GAZPACHO (Pass) 
2 cloves garlic, quartered
1 med. onion, in 8ths
1 cucumber, peeled & quartered
3 tomatoes, peeled & quartered
1 green pepper, seeded, in 8ths
8 sprigs parsley
3/4 tsp. salt
1/4 tsp. cayenne pepper
1/2 tsp. ground cumin
1/4 c. wine vinegar
1/4 c. olive oil
1 c. tomato juice

ACCOMPANIMENTS (OPTIONAL) :

Croutons
1 tomato, peeled, seeded & cubed
1 cucumber, diced
1 green pepper, seeded & diced
1/2 c. finely chopped scallions or onions

In blender, puree garlic, onion, cucumber, tomatoes, green pepper and parsley.

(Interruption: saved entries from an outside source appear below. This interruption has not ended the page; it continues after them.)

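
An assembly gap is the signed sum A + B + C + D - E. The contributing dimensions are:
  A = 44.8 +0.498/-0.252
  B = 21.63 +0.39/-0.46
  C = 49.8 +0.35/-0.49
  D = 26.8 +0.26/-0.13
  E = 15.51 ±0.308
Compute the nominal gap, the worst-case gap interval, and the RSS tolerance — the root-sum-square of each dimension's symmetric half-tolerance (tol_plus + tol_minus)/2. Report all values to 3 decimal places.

nominal=127.520 wc=[125.880,129.326] rss=0.794

Stack each dimension's contribution:
  +A: nom +44.800 → Σnom=44.800; wc +0.498/-0.252 → slack +0.498/-0.252; half-tol=0.375, Σhalf²=0.140625
  +B: nom +21.630 → Σnom=66.430; wc +0.390/-0.460 → slack +0.888/-0.712; half-tol=0.425, Σhalf²=0.321250
  +C: nom +49.800 → Σnom=116.230; wc +0.350/-0.490 → slack +1.238/-1.202; half-tol=0.420, Σhalf²=0.497650
  +D: nom +26.800 → Σnom=143.030; wc +0.260/-0.130 → slack +1.498/-1.332; half-tol=0.195, Σhalf²=0.535675
  -E: nom -15.510 → Σnom=127.520; wc +0.308/-0.308 → slack +1.806/-1.640; half-tol=0.308, Σhalf²=0.630539
Nominal = 127.520. Worst-case = [127.520 - 1.640, 127.520 + 1.806] = [125.880, 129.326]. RSS = √0.630539 = 0.794.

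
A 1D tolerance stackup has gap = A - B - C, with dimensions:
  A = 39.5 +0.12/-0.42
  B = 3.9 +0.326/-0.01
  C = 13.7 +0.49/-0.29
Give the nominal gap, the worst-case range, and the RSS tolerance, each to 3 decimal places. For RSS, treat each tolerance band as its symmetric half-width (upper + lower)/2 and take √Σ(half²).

Stack each dimension's contribution:
  +A: nom +39.500 → Σnom=39.500; wc +0.120/-0.420 → slack +0.120/-0.420; half-tol=0.270, Σhalf²=0.072900
  -B: nom -3.900 → Σnom=35.600; wc +0.010/-0.326 → slack +0.130/-0.746; half-tol=0.168, Σhalf²=0.101124
  -C: nom -13.700 → Σnom=21.900; wc +0.290/-0.490 → slack +0.420/-1.236; half-tol=0.390, Σhalf²=0.253224
Nominal = 21.900. Worst-case = [21.900 - 1.236, 21.900 + 0.420] = [20.664, 22.320]. RSS = √0.253224 = 0.503.

nominal=21.900 wc=[20.664,22.320] rss=0.503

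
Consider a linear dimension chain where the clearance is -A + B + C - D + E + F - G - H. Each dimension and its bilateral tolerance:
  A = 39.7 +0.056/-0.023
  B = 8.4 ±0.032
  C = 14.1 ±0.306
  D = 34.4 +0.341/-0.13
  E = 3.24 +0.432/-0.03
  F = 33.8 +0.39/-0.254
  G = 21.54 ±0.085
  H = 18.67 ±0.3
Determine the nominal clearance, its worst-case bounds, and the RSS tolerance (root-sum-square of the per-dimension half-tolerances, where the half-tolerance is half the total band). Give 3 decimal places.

nominal=-54.770 wc=[-56.174,-53.072] rss=0.637

Stack each dimension's contribution:
  -A: nom -39.700 → Σnom=-39.700; wc +0.023/-0.056 → slack +0.023/-0.056; half-tol=0.040, Σhalf²=0.001560
  +B: nom +8.400 → Σnom=-31.300; wc +0.032/-0.032 → slack +0.055/-0.088; half-tol=0.032, Σhalf²=0.002584
  +C: nom +14.100 → Σnom=-17.200; wc +0.306/-0.306 → slack +0.361/-0.394; half-tol=0.306, Σhalf²=0.096220
  -D: nom -34.400 → Σnom=-51.600; wc +0.130/-0.341 → slack +0.491/-0.735; half-tol=0.236, Σhalf²=0.151680
  +E: nom +3.240 → Σnom=-48.360; wc +0.432/-0.030 → slack +0.923/-0.765; half-tol=0.231, Σhalf²=0.205041
  +F: nom +33.800 → Σnom=-14.560; wc +0.390/-0.254 → slack +1.313/-1.019; half-tol=0.322, Σhalf²=0.308725
  -G: nom -21.540 → Σnom=-36.100; wc +0.085/-0.085 → slack +1.398/-1.104; half-tol=0.085, Σhalf²=0.315950
  -H: nom -18.670 → Σnom=-54.770; wc +0.300/-0.300 → slack +1.698/-1.404; half-tol=0.300, Σhalf²=0.405950
Nominal = -54.770. Worst-case = [-54.770 - 1.404, -54.770 + 1.698] = [-56.174, -53.072]. RSS = √0.405950 = 0.637.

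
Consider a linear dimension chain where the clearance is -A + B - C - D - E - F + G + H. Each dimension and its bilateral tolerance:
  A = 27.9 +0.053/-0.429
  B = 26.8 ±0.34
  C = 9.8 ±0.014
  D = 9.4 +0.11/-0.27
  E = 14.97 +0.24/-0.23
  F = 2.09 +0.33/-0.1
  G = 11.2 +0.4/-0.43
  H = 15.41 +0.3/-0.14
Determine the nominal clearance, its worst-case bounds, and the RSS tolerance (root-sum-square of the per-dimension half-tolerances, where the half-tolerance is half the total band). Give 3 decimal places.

nominal=-10.750 wc=[-12.407,-8.667] rss=0.729

Stack each dimension's contribution:
  -A: nom -27.900 → Σnom=-27.900; wc +0.429/-0.053 → slack +0.429/-0.053; half-tol=0.241, Σhalf²=0.058081
  +B: nom +26.800 → Σnom=-1.100; wc +0.340/-0.340 → slack +0.769/-0.393; half-tol=0.340, Σhalf²=0.173681
  -C: nom -9.800 → Σnom=-10.900; wc +0.014/-0.014 → slack +0.783/-0.407; half-tol=0.014, Σhalf²=0.173877
  -D: nom -9.400 → Σnom=-20.300; wc +0.270/-0.110 → slack +1.053/-0.517; half-tol=0.190, Σhalf²=0.209977
  -E: nom -14.970 → Σnom=-35.270; wc +0.230/-0.240 → slack +1.283/-0.757; half-tol=0.235, Σhalf²=0.265202
  -F: nom -2.090 → Σnom=-37.360; wc +0.100/-0.330 → slack +1.383/-1.087; half-tol=0.215, Σhalf²=0.311427
  +G: nom +11.200 → Σnom=-26.160; wc +0.400/-0.430 → slack +1.783/-1.517; half-tol=0.415, Σhalf²=0.483652
  +H: nom +15.410 → Σnom=-10.750; wc +0.300/-0.140 → slack +2.083/-1.657; half-tol=0.220, Σhalf²=0.532052
Nominal = -10.750. Worst-case = [-10.750 - 1.657, -10.750 + 2.083] = [-12.407, -8.667]. RSS = √0.532052 = 0.729.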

It will be necessary to divide the vegetables into 3 or 4 batches to blend properly. Pour into a 2 quart container. Season with salt, cayenne and cumin. Add vinegar, oil and tomato juice and stir gently to mix. Chill.

To serve, place chilled soup in a chilled bowl and surround with small bowls containing the croutons, tomato pieces, diced cucumber, diced green pepper and chopped onions or scallions - to be used as optional garnishes. Serves 6-8.